28. A corollary is don't be afraid to be creative in your problem solving. Clients are paying you for your mind. Just because others did it another way, possibly over and over again, doesn't mean it can't be done a different way for this client. Be bold. One of my favorite quotes in the world is from Mark Twain: "Loyalty to petrified opinion never broke a chain or freed a human soul." I endeavor, imperfectly, to lead my life and my law practice that way. That said, an exquisite balance exists between pushing the envelope and not having your client be the test case. Our job is to find that balance, but fear of moving beyond conventional thinking will not help you do that.
29. I tell every young lawyer working for me on their first day on the job to never be a slave to the forms. My firm happens to take pride in having forms that are consistently used from client to client by everyone in the firm practicing estate planning. That results in great quality control. But that doesn't mean that every form is perfectly drafted. I get really angry with younger lawyers who respond to a question about why they didn't address an issue they found in the form with, "It was in the form." Why not just roll over and play dead since you're not using your brain anyway? Taking ownership, as discussed numerous times elsewhere in this article, should address that. But the other issue with forms, no matter how good ours may be, is that they do not, they cannot, address every client's unique circumstances, values, and goals. Ninety-five percent of every trust for every client is likely to read about the same, but that other 5% is what adds value to the client relationship and what we are paid for.
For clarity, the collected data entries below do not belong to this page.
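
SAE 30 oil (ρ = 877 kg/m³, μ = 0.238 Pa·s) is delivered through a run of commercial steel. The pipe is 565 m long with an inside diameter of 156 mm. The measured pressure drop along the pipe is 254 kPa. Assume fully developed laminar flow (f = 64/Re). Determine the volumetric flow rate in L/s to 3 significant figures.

For laminar flow, f = 64/Re with Re = ρVD/μ, so Darcy-Weisbach reduces to ΔP = 32μLV/D². Solving for V: V = ΔP·D²/(32μL) = 2.54e+05·(0.156)²/(32·0.238·565) = 1.437 m/s.
Check: Re = ρVD/μ = 877·1.437·0.156/0.238 = 825.8 < 2300, so the laminar assumption holds.
Q = V·A = 1.437·(π/4·0.156²) = 0.02746 m³/s = 27.5 L/s.

Q ≈ 27.5 L/s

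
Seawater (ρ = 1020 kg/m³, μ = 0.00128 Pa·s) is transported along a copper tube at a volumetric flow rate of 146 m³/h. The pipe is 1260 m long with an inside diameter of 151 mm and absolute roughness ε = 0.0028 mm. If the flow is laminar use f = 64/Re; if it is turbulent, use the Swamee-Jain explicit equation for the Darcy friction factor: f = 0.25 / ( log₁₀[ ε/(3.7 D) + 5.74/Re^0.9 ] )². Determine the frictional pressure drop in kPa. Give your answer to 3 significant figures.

ΔP ≈ 324 kPa

Q = 146 m³/h = 146/3600 = 0.04056 m³/s.
Cross-sectional area A = πD²/4 = π(0.151)²/4 = 0.01791 m²; mean velocity V = Q/A = 0.04056/0.01791 = 2.265 m/s.
Reynolds number Re = ρVD/μ = 1020 · 2.265 · 0.151 / 0.00128 = 2.725e+05.
Re > 4000 → turbulent. Relative roughness ε/D = 2.8e-06/0.151 = 1.85e-05. Swamee-Jain: f = 0.25/(log₁₀[1.85e-05/3.7 + 5.74/2.725e+05^0.9])² = 0.25/(log₁₀[5.01e-06 + 7.36e-05])² = 0.25/(-4.104)² = 0.01484.
Darcy-Weisbach: ΔP = f(L/D)(ρV²/2) = 0.01484·(1260/0.151)·(1020·2.265²/2) = 0.01484·8344·2616 = 3.239e+05 Pa.
ΔP = 3.239e+05 Pa = 324 kPa.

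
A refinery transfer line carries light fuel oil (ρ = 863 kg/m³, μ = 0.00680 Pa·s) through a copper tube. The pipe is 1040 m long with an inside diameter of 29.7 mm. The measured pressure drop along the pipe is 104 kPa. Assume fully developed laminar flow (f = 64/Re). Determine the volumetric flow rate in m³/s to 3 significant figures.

Q ≈ 2.81×10^-4 m³/s

For laminar flow, f = 64/Re with Re = ρVD/μ, so Darcy-Weisbach reduces to ΔP = 32μLV/D². Solving for V: V = ΔP·D²/(32μL) = 1.04e+05·(0.0297)²/(32·0.0068·1040) = 0.4054 m/s.
Check: Re = ρVD/μ = 863·0.4054·0.0297/0.0068 = 1528 < 2300, so the laminar assumption holds.
Q = V·A = 0.4054·(π/4·0.0297²) = 0.0002808 m³/s = 2.81×10^-4 m³/s.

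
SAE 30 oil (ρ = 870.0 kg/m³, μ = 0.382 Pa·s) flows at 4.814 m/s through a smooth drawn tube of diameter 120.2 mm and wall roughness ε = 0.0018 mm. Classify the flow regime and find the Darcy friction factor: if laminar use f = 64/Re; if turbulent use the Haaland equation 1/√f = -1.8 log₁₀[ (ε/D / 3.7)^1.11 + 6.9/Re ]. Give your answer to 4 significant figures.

Re = ρVD/μ = 870·4.814·0.1202/0.382 = 1318.
Re < 2300 → laminar, so f = 64/Re = 0.04856 (roughness is irrelevant in laminar flow).

f ≈ 0.04856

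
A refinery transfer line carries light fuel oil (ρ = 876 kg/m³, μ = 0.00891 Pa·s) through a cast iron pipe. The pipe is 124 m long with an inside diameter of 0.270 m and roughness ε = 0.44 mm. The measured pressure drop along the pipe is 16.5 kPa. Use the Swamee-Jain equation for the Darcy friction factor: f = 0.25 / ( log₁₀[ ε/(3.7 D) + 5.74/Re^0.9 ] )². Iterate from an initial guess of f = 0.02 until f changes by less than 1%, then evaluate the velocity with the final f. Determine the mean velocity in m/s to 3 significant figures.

V ≈ 1.77 m/s

Rearranging Darcy-Weisbach: V = √(2·ΔP·D/(f·L·ρ)). With ε/D = 0.00044/0.27 = 0.00163, iterate starting from f = 0.02:
  f = 0.02 → V = √(2·1.65e+04·0.27/(0.02·124·876)) = 2.025 m/s; Re = ρVD/μ = 5.376e+04; f → 0.02567
  f = 0.02567 → V = 1.787 m/s; Re = 4.745e+04; f → 0.02603
  f = 0.02603 → V = 1.775 m/s; Re = 4.713e+04; f → 0.02605
Converged (Δf/f < 1%). With the final f = 0.02605: V = √(2·1.65e+04·0.27/(0.02605·124·876)) = 1.775 m/s.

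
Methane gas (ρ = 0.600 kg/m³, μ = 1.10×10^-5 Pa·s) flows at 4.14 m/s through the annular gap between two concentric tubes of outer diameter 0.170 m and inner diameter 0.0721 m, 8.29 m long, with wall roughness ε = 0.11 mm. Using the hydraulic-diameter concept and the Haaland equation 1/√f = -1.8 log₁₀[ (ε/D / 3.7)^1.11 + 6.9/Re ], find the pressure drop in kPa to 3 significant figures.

ΔP ≈ 0.0119 kPa

Hydraulic diameter D_h = 4A/P = D_o - D_i = 0.17 - 0.0721 = 0.0979 m.
Re = ρVD_h/μ = 0.6·4.14·0.0979/1.1e-05 = 2.211e+04.
ε/D_h = 0.00011/0.0979 = 0.00112; Haaland gives 1/√f = -1.8 log₁₀[0.000125+0.000312] = 6.048, so f = 0.02734.
ΔP = f(L/D_h)(ρV²/2) = 0.02734·8.29/0.0979·5.142 = 11.9 Pa.
ΔP = 0.0119 kPa.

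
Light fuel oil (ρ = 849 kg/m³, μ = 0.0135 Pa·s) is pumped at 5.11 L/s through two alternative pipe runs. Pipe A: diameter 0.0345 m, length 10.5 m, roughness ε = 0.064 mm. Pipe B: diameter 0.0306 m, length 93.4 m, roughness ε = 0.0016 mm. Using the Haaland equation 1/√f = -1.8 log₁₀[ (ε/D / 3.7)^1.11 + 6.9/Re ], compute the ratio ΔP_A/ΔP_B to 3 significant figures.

Pipe A: V = Q/A = 0.00511/0.0009348 = 5.466 m/s; Re = 1.186e+04; ε/D = 0.00186; Haaland → f = 0.03217; ΔP_A = f(L/D)(ρV²/2) = 1.242e+05 Pa.
Pipe B: V = Q/A = 0.00511/0.0007354 = 6.948 m/s; Re = 1.337e+04; ε/D = 5.23e-05; Haaland → f = 0.02862; ΔP_B = f(L/D)(ρV²/2) = 1.79e+06 Pa.
ΔP_A/ΔP_B = 1.242e+05/1.79e+06 = 0.0694.

ΔP_A/ΔP_B ≈ 0.0694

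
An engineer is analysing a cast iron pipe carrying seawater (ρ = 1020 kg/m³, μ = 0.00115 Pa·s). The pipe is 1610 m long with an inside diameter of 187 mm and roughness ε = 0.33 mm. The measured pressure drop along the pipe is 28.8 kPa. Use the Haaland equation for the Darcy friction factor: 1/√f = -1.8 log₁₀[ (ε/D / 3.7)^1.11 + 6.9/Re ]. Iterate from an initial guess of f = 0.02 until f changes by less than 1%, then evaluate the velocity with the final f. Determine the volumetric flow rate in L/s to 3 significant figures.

Rearranging Darcy-Weisbach: V = √(2·ΔP·D/(f·L·ρ)). With ε/D = 0.00033/0.187 = 0.00176, iterate starting from f = 0.02:
  f = 0.02 → V = √(2·2.88e+04·0.187/(0.02·1610·1020)) = 0.5727 m/s; Re = ρVD/μ = 9.498e+04; f → 0.02441
  f = 0.02441 → V = 0.5183 m/s; Re = 8.597e+04; f → 0.02458
Converged (Δf/f < 1%). With the final f = 0.02458: V = √(2·2.88e+04·0.187/(0.02458·1610·1020)) = 0.5166 m/s.
Q = V·A = 0.5166·(π/4·0.187²) = 0.01419 m³/s = 14.2 L/s.

Q ≈ 14.2 L/s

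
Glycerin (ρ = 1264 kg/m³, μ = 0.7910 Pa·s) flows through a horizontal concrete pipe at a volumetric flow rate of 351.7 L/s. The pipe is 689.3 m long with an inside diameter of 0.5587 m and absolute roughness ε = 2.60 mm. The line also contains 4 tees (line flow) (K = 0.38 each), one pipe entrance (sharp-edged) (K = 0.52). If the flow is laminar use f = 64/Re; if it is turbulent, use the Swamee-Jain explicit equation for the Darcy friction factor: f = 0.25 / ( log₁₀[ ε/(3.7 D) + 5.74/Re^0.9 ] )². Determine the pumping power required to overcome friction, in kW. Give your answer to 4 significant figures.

Q = 351.7 L/s = 351.7/1000 = 0.3517 m³/s.
Cross-sectional area A = πD²/4 = π(0.5587)²/4 = 0.2452 m²; mean velocity V = Q/A = 0.3517/0.2452 = 1.435 m/s.
Reynolds number Re = ρVD/μ = 1264 · 1.435 · 0.5587 / 0.791 = 1281.
Re < 2300 → laminar flow, so f = 64/Re = 64/1281 = 0.04997 (the turbulent correlation is not needed).
Total minor-loss coefficient ΣK = 4·0.38 + 1·0.52 = 2.04.
ΔP = [f·L/D + ΣK]·(ρV²/2) = [0.04997·689.3/0.5587 + 2.04]·(1264·1.435²/2) = [61.65 + 2.04]·1301 = 8.284e+04 Pa.
Pumping power P = QΔP = 0.3517·8.284e+04 = 29135 W = 29.13 kW.

P ≈ 29.13 kW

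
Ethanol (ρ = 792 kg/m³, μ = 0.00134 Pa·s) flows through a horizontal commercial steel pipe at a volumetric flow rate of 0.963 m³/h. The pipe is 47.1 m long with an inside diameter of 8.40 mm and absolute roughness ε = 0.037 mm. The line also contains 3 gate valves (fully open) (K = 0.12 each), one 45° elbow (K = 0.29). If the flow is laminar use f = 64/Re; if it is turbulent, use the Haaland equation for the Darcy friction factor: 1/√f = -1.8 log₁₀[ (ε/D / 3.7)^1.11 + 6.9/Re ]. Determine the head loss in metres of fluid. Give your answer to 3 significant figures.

h_f ≈ 219 m

Q = 0.963 m³/h = 0.963/3600 = 0.0002675 m³/s.
Cross-sectional area A = πD²/4 = π(0.0084)²/4 = 5.542e-05 m²; mean velocity V = Q/A = 0.0002675/5.542e-05 = 4.827 m/s.
Reynolds number Re = ρVD/μ = 792 · 4.827 · 0.0084 / 0.00134 = 2.396e+04.
Re > 4000 → turbulent. Relative roughness ε/D = 3.7e-05/0.0084 = 0.0044. Haaland: 1/√f = -1.8 log₁₀[(0.0044/3.7)^1.11 + 6.9/2.396e+04] = -1.8 log₁₀[0.000568 + 0.000288] = 5.522, so f = 0.0328.
Total minor-loss coefficient ΣK = 3·0.12 + 1·0.29 = 0.65.
ΔP = [f·L/D + ΣK]·(ρV²/2) = [0.0328·47.1/0.0084 + 0.65]·(792·4.827²/2) = [183.9 + 0.65]·9227 = 1.703e+06 Pa.
Head loss h_f = ΔP/(ρg) = 1.703e+06/(792·9.81) = 219 m.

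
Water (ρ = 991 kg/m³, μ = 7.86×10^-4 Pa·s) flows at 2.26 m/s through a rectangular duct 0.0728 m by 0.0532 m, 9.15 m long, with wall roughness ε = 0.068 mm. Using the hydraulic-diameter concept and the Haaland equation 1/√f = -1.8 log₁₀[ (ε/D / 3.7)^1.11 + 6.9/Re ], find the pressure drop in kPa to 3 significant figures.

ΔP ≈ 8.09 kPa

Hydraulic diameter D_h = 4A/P = 4·(0.0728·0.0532)/(2·(0.0728+0.0532)) = 0.01549/0.252 = 0.06148 m.
Re = ρVD_h/μ = 991·2.26·0.06148/0.000786 = 1.752e+05.
ε/D_h = 6.8e-05/0.06148 = 0.00111; Haaland gives 1/√f = -1.8 log₁₀[0.000122+3.94e-05] = 6.824, so f = 0.02148.
ΔP = f(L/D_h)(ρV²/2) = 0.02148·9.15/0.06148·2531 = 8090 Pa.
ΔP = 8.09 kPa.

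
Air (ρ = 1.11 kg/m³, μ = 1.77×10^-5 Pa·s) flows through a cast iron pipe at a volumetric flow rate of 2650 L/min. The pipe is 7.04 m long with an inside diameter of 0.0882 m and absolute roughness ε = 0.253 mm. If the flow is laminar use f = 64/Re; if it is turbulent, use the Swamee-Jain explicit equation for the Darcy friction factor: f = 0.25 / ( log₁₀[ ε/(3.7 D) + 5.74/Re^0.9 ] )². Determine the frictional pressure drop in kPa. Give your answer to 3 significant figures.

ΔP ≈ 0.0677 kPa

Q = 2650 L/min = 2650/60000 = 0.04417 m³/s.
Cross-sectional area A = πD²/4 = π(0.0882)²/4 = 0.00611 m²; mean velocity V = Q/A = 0.04417/0.00611 = 7.229 m/s.
Reynolds number Re = ρVD/μ = 1.11 · 7.229 · 0.0882 / 1.77e-05 = 3.998e+04.
Re > 4000 → turbulent. Relative roughness ε/D = 0.000253/0.0882 = 0.00287. Swamee-Jain: f = 0.25/(log₁₀[0.00287/3.7 + 5.74/3.998e+04^0.9])² = 0.25/(log₁₀[0.000775 + 0.000414])² = 0.25/(-2.925)² = 0.02923.
Darcy-Weisbach: ΔP = f(L/D)(ρV²/2) = 0.02923·(7.04/0.0882)·(1.11·7.229²/2) = 0.02923·79.82·29 = 67.66 Pa.
ΔP = 67.66 Pa = 0.0677 kPa.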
30. Do engagement letters. Every time. They protect both the client and you.
31. Do the work. Bill in a timely manner. Collect within a short period of time. That is the fastest way to a successful law practice. If a client isn't paying within a month or so of receipt of a bill, there is almost always a reason and it's almost always not good. You are much better off addressing it quickly and head-on. If the bill is too high relative to expectations, be prepared to take the hit. And, if it is because of the client's actions, let the client know that (hopefully before the bill is sent out), ask them to pay you for the extra work, but be prepared to take the hit anyway if they say no. You should not be afraid to fire a client who isn't paying. VERY HARD to do. And, I am bad at this and I have paid the price for being bad at this.
Okay. That's actually 31 things I've learned. But that's because as long as I'm practicing the list can never be static. And this list is hardly exhaustive. These are just the thoughts that came to mind in the few days it took me to put this article together. The list will continue to grow and change over the years, and I'll get more nods in agreement and more shakes in objection. But I think most of these lessons are tried and true and even with changes in technology and the law are not much different today than 30 years ago or than 30 years from now.